The news that the Biden administration will seek a five-year extension of the New Strategic Arms Reduction Treaty, or New START, is a welcome change from the Trump administration’s assault on nuclear arms control. But the Biden team should not be afraid to keep going and push arms control further.

Extending New START is an important win for U.S.-Russia strategic stability, which has frayed due to increasing animosity in the relationship. The bilateral agreement places limitations on the number of strategic nuclear warheads and delivery systems for both countries, but just as importantly contains provisions for inspections and information sharing that allow the two countries to keep tabs on one another’s nuclear arsenals and verify that the other is complying with the treaty.

While the prospects of a wholesale turnaround in U.S.-Russia relations is unlikely, the new administration’s willingness to buttress nuclear diplomacy so soon in its tenure is a promising sign. The treaty’s combination of limitations and transparency creates a degree of mutual trust between Washington and Moscow that has otherwise been in perilously short supply. Moreover, New START creates some predictability about the future size and composition of the Russian nuclear arsenal, which helps with U.S. nuclear planning and reins in arms-racing behavior.

In essence, the treaty creates conditions in which neither country has the incentive to build out its nuclear forces to gain an advantage over the other. New START does not prevent U.S.-Russia nuclear competition, but it sets guardrails that prevent that competition from spiraling out of control.

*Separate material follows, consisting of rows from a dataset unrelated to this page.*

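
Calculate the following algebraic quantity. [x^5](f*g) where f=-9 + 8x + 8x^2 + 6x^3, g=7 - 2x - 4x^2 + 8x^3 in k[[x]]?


[x^5] = sum a_i*b_j, i+j=5
  8*8=64
  6*-4=-24
Sum=40


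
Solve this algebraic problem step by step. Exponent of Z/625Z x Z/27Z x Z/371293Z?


Exponent = lcm of the cyclic orders; pairwise coprime => product.
5^4*3^3*13^5=625*27*371293=6265569375


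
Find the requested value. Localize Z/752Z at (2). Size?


2-primary part: 752=2^4*47
Size=2^4=16


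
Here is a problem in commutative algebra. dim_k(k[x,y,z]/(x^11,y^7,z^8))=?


Basis: x^iy^jz^k, i<11,j<7,k<8
11*7*8=616


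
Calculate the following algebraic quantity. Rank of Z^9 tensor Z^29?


rank(M(x)N) = rank(M)*rank(N)
9*29 = 261


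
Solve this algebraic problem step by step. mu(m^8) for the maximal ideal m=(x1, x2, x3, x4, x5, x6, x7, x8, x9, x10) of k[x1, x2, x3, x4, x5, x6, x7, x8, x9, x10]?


Graded Nakayama: mu(m^d) = dim_k (m^d/m^(d+1)) = #degree-8 monomials in 10 vars
C(n+d-1,d)=C(17,8)=24310


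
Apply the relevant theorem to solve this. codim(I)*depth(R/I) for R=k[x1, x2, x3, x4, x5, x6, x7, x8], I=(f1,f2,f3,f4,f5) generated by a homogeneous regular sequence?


codim=5, depth=dim(R/I)=8-5=3
Product=5*3=15


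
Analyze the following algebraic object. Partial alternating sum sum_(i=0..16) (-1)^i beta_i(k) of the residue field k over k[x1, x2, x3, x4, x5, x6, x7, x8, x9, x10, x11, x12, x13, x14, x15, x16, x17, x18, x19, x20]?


Koszul resolution: beta_i(k)=C(n,i), n=20
sum_(i=0..p) (-1)^i C(n,i) = (-1)^p C(n-1,p)
(-1)^16*C(19,16) = (-1)^16*969 = 969


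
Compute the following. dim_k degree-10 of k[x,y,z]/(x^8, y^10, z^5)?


Need i<8, j<10, k<5 with i+j+k=10.
For each i, j ranges over max(0,10-i-4)..min(9,10-i):
  i=0: j in [6,9] -> 4
  i=1: j in [5,9] -> 5
  i=2: j in [4,8] -> 5
  i=3: j in [3,7] -> 5
  i=4: j in [2,6] -> 5
  i=5: j in [1,5] -> 5
  i=6: j in [0,4] -> 5
  i=7: j in [0,3] -> 4
H(10) = 4+5+5+5+5+5+5+4 = 38


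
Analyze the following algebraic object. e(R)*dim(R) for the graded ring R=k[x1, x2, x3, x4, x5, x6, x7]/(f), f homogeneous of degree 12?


e(R)=deg(f)=12, dim(R)=7-1=6
e*dim=12*6=72


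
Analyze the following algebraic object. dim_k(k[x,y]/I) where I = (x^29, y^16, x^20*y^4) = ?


k[x,y]/I, I = (x^29, y^16, x^20*y^4)
Rect: 29x16=464. Corner: (29-20)x(16-4)=108.
dim = 464-108 = 356


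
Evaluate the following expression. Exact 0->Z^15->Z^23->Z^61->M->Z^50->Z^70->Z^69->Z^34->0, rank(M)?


Alt sum=0:
(-1)^0*15 + (-1)^1*23 + (-1)^2*61 + (-1)^3*? + (-1)^4*50 + (-1)^5*70 + (-1)^6*69 + (-1)^7*34=0
rank(M)=68


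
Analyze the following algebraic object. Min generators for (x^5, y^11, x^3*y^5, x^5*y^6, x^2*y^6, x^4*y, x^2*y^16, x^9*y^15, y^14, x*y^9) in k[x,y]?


Remove redundant (divisible by others).
x^5*y^6 redundant.
x^9*y^15 redundant.
y^14 redundant.
x^2*y^16 redundant.
Min: x^5, x^4*y, x^3*y^5, x^2*y^6, x*y^9, y^11
Count=6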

Like all treaties, New START is not without its faults. Shorter-range “tactical” nuclear weapons are not covered, and some critics have argued that New START’s verification regime is not as robust as the one established by the treaty that preceded it. The Trump administration seized on these faults as well as fears about China’s growing nuclear arsenal as New START’s expiration date drew closer.

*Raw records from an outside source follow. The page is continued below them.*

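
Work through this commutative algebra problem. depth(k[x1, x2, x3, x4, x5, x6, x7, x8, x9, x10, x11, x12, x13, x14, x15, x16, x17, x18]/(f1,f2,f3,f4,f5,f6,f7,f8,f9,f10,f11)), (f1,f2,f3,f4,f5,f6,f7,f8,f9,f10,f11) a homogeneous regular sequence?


depth(R)=18
depth(R/I)=18-11=7


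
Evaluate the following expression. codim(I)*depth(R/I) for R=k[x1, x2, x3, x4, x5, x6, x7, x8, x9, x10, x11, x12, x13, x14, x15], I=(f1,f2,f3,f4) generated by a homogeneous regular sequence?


codim=4, depth=dim(R/I)=15-4=11
Product=4*11=44


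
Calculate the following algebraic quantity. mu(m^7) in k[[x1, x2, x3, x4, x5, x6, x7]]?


C(n+d-1,d)=C(13,7)=1716


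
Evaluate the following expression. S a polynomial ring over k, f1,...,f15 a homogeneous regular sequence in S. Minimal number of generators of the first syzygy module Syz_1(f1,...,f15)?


Regular sequence => Koszul complex is the minimal free resolution.
Syz_1 minimally generated by Koszul relations f_i*e_j - f_j*e_i (i<j): mu(Syz_1) = beta_2 = C(m,2) = m(m-1)/2
m=15
15*14/2 = 105


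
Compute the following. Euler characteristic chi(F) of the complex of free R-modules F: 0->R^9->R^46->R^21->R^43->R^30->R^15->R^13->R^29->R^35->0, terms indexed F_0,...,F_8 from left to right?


chi = sum (-1)^i * rank:
(-1)^0*9=9
(-1)^1*46=-46
(-1)^2*21=21
(-1)^3*43=-43
(-1)^4*30=30
(-1)^5*15=-15
(-1)^6*13=13
(-1)^7*29=-29
(-1)^8*35=35
chi=-25


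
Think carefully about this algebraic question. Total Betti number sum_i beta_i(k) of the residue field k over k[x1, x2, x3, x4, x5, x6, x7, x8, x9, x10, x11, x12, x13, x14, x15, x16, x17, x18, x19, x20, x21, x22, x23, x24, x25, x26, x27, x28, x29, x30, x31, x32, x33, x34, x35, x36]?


Koszul resolution: beta_i(k)=C(n,i), n=36
sum_i C(36,i) = 2^36 = 68719476736


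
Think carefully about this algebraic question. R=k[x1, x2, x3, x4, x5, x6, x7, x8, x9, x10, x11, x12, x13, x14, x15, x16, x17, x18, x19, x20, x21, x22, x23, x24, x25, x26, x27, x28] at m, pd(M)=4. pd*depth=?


pd+depth=28
depth=28-4=24
pd*depth=4*24=96


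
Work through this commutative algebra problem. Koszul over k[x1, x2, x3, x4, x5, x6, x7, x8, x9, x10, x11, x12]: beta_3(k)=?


C(n,i)=C(12,3)=220


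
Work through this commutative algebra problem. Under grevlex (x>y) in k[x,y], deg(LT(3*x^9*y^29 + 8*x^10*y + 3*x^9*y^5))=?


LT: 3*x^9*y^29
deg_x=9, deg_y=29
Total=9+29=38


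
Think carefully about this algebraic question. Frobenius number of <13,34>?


gcd(13,34)=1 => F=ab-a-b=13*34-13-34=442-47=395


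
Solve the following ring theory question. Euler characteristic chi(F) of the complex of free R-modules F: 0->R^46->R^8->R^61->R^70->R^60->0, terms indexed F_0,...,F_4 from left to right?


chi = sum (-1)^i * rank:
(-1)^0*46=46
(-1)^1*8=-8
(-1)^2*61=61
(-1)^3*70=-70
(-1)^4*60=60
chi=89


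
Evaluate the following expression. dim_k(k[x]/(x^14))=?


Basis: 1,x,...,x^13
dim=14


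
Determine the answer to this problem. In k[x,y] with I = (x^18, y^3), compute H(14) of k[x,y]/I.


k[x,y], I = (x^18, y^3), d = 14
Need i < 18 and d-i < 3.
Range: 12 <= i <= 14.
H(14) = 3


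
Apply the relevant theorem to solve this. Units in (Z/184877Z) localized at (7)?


Local ring = Z/16807Z.
phi(16807) = 7^4*(7-1) = 14406


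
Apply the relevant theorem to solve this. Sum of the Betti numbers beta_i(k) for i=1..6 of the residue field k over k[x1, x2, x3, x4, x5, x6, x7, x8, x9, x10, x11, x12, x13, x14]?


Koszul resolution: beta_i(k)=C(n,i), n=14
C(14,1)=14, C(14,2)=91, C(14,3)=364, C(14,4)=1001, C(14,5)=2002, C(14,6)=3003
Sum=6475


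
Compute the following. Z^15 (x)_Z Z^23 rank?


rank(M(x)N) = rank(M)*rank(N)
15*23 = 345


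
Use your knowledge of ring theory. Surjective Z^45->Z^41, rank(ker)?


rank(ker) = 45-41 = 4


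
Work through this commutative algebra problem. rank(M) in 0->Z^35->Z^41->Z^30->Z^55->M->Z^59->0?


Alt sum=0:
(-1)^0*35 + (-1)^1*41 + (-1)^2*30 + (-1)^3*55 + (-1)^4*? + (-1)^5*59=0
rank(M)=90


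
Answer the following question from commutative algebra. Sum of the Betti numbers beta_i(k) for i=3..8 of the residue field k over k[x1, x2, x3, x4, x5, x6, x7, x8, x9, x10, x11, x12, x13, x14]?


Koszul resolution: beta_i(k)=C(n,i), n=14
C(14,3)=364, C(14,4)=1001, C(14,5)=2002, C(14,6)=3003, C(14,7)=3432, C(14,8)=3003
Sum=12805


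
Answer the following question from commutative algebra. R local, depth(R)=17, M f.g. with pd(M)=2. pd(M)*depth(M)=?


pd+depth=17
depth=17-2=15
pd*depth=2*15=30


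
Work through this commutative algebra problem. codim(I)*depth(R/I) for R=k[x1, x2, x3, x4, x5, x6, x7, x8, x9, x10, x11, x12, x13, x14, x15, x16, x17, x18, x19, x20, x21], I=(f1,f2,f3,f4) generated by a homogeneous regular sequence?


codim=4, depth=dim(R/I)=21-4=17
Product=4*17=68


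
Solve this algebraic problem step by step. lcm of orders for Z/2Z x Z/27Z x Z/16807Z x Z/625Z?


Exponent = lcm of the cyclic orders; pairwise coprime => product.
2^1*3^3*7^5*5^4=2*27*16807*625=567236250


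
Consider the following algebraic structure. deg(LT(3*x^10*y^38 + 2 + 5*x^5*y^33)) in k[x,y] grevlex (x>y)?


LT: 3*x^10*y^38
deg_x=10, deg_y=38
Total=10+38=48


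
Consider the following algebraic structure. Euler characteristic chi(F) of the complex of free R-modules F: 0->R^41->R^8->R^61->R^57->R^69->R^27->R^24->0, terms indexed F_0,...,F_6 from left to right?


chi = sum (-1)^i * rank:
(-1)^0*41=41
(-1)^1*8=-8
(-1)^2*61=61
(-1)^3*57=-57
(-1)^4*69=69
(-1)^5*27=-27
(-1)^6*24=24
chi=103


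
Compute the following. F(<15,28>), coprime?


gcd(15,28)=1 => F=ab-a-b=15*28-15-28=420-43=377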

Instead of offering Russia a five-year extension, the Trump administration’s negotiating team proposed a shorter extension that would buy time for the United States and Russia to negotiate a more extensive treaty that addressed New START’s perceived shortcomings. If Moscow refused a short-term extension, New START would simply expire without a replacement in place. President Donald Trump’s withdrawals from the Intermediate-Range Nuclear Forces Treaty, Iran nuclear deal and Open Skies Treaty lent credibility to U.S. threats to walk away from New START, but the administration failed to get Russia to agree to its terms.

With the offer to seek a five-year extension to New START, the Biden administration is signaling a clear departure from Trump’s approach to arms control, which emphasized tearing up agreements rather than creating new ones. While no treaty is without faults, New START effectively advances U.S. security interests and reduces nuclear risks with Russia in ways that supporters of a grand strategy of restraint should support.

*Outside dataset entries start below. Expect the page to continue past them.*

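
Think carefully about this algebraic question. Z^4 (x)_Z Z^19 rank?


rank(M(x)N) = rank(M)*rank(N)
4*19 = 76


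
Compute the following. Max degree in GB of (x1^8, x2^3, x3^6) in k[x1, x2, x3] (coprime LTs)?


Pure powers, coprime LTs => already GB.
Degrees: 8, 3, 6
Max=8


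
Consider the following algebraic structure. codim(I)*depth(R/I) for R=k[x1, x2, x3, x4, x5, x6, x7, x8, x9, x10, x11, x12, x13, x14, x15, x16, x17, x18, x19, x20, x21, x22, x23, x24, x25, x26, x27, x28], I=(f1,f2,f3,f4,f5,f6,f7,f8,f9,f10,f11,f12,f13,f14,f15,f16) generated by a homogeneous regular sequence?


codim=16, depth=dim(R/I)=28-16=12
Product=16*12=192


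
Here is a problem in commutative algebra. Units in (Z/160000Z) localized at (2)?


Local ring = Z/256Z.
phi(256) = 2^7*(2-1) = 128


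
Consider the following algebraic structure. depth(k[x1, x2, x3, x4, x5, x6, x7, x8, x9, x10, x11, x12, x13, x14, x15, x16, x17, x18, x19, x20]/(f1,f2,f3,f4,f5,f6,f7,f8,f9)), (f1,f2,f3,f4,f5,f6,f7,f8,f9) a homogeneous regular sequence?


depth(R)=20
depth(R/I)=20-9=11


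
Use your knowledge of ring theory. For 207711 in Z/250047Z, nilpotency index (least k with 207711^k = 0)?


207711^k mod 250047:
k=1: 207711
k=2: 0
First zero at k = 2


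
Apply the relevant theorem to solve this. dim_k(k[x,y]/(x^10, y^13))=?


Basis: x^i*y^j, i<10, j<13
10*13=130


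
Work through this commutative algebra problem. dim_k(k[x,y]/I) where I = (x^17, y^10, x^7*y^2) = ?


k[x,y]/I, I = (x^17, y^10, x^7*y^2)
Rect: 17x10=170. Corner: (17-7)x(10-2)=80.
dim = 170-80 = 90


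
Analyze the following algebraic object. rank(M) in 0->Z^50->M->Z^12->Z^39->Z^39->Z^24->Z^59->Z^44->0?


Alt sum=0:
(-1)^0*50 + (-1)^1*? + (-1)^2*12 + (-1)^3*39 + (-1)^4*39 + (-1)^5*24 + (-1)^6*59 + (-1)^7*44=0
rank(M)=53


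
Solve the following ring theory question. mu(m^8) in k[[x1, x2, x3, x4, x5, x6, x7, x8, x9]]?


C(n+d-1,d)=C(16,8)=12870


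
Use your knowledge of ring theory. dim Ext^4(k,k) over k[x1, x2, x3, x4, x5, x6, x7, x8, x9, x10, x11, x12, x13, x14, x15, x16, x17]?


C(n,i)=C(17,4)=2380


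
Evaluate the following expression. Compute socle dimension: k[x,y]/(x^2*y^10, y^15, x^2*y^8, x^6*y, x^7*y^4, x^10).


Socle = ann(m) = span of standard monomials u with x*u, y*u in I (staircase corners).
Redundant generators: x^7*y^4, x^2*y^10
Minimal generators: x^10, x^6*y, x^2*y^8, y^15
Corners: xy^14, x^5y^7, x^9
Socle dim=3


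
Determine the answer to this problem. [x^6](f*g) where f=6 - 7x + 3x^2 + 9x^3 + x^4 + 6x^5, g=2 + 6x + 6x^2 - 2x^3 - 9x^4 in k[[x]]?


[x^6] = sum a_i*b_j, i+j=6
  3*-9=-27
  9*-2=-18
  1*6=6
  6*6=36
Sum=-3


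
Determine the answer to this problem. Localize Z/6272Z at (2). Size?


2-primary part: 6272=2^7*49
Size=2^7=128


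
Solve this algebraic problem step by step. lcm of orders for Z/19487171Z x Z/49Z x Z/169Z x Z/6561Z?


Exponent = lcm of the cyclic orders; pairwise coprime => product.
11^7*7^2*13^2*3^8=19487171*49*169*6561=1058769978877611


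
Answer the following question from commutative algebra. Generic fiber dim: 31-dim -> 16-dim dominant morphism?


dim(fiber)=dim(X)-dim(Y)=31-16=15


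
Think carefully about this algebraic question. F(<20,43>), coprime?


gcd(20,43)=1 => F=ab-a-b=20*43-20-43=860-63=797


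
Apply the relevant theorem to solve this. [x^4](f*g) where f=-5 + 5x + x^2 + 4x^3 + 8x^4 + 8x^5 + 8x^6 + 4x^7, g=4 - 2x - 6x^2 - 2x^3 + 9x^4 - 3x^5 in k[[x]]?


[x^4] = sum a_i*b_j, i+j=4
  -5*9=-45
  5*-2=-10
  1*-6=-6
  4*-2=-8
  8*4=32
Sum=-37


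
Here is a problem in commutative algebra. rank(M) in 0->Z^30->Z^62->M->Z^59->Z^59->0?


Alt sum=0:
(-1)^0*30 + (-1)^1*62 + (-1)^2*? + (-1)^3*59 + (-1)^4*59=0
rank(M)=32


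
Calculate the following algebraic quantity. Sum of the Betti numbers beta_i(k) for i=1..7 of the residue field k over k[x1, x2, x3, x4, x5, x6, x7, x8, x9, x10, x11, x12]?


Koszul resolution: beta_i(k)=C(n,i), n=12
C(12,1)=12, C(12,2)=66, C(12,3)=220, C(12,4)=495, C(12,5)=792, C(12,6)=924, C(12,7)=792
Sum=3301


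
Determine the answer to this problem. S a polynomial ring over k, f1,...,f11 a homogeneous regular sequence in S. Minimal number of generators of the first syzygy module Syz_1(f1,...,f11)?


Regular sequence => Koszul complex is the minimal free resolution.
Syz_1 minimally generated by Koszul relations f_i*e_j - f_j*e_i (i<j): mu(Syz_1) = beta_2 = C(m,2) = m(m-1)/2
m=11
11*10/2 = 55


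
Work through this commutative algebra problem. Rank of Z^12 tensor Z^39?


rank(M(x)N) = rank(M)*rank(N)
12*39 = 468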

While today is a good day for arms control, its future is far murkier. Extending New START and returning to some agreements that the Trump administration left — especially the Iran nuclear deal — are good, early priorities for the Biden administration. However, moving arms control into the future will require more creative thinking and a willingness for the United States to consider potentially painful trade-offs in the pursuit of nuclear stability.

If the Biden administration wants to make progress on nuclear diplomacy with North Korea, for example, it will have to move away from the denuclearization-or-bust approach favored by previous administrations. Adjusting U.S. expectations and strategy away from denuclearization and toward arms control has a greater likelihood of putting limits on North Korea’s nuclear program than continuing to focus on complete denuclearization. Yet in the process, President Joe Biden would likely have to make concessions on important U.S. interests such as military exercises and sanctions, and consider ending the Korean War.

Similarly difficult trade-offs will likely be required if the Biden administration wants to begin working with Russia to lay the groundwork for New START’s successor treaty. Securing future limitations on Russian nuclear weapons and delivery vehicles will likely require the United States to consider limitations on its missile defense capabilities. The United States has been categorically opposed to missile defense limitations since leaving the Anti-Ballistic Missile Treaty in 2002, but such capabilities play a major role in encouraging Russia’s development of new nuclear weapons.

A five-year extension of New START is an encouraging sign that the Biden administration will try to repair the damage that Trump did to arms control. Extending the treaty will remove a looming foreign policy crisis from Biden’s list of concerns at a time when the new administration’s attention must be on ending the COVID-19 pandemic. If Biden is bold, this can be the beginning of a new era of U.S. interest in arms control.

Eric Gomez is the director of foreign policy studies at the Cato Institute.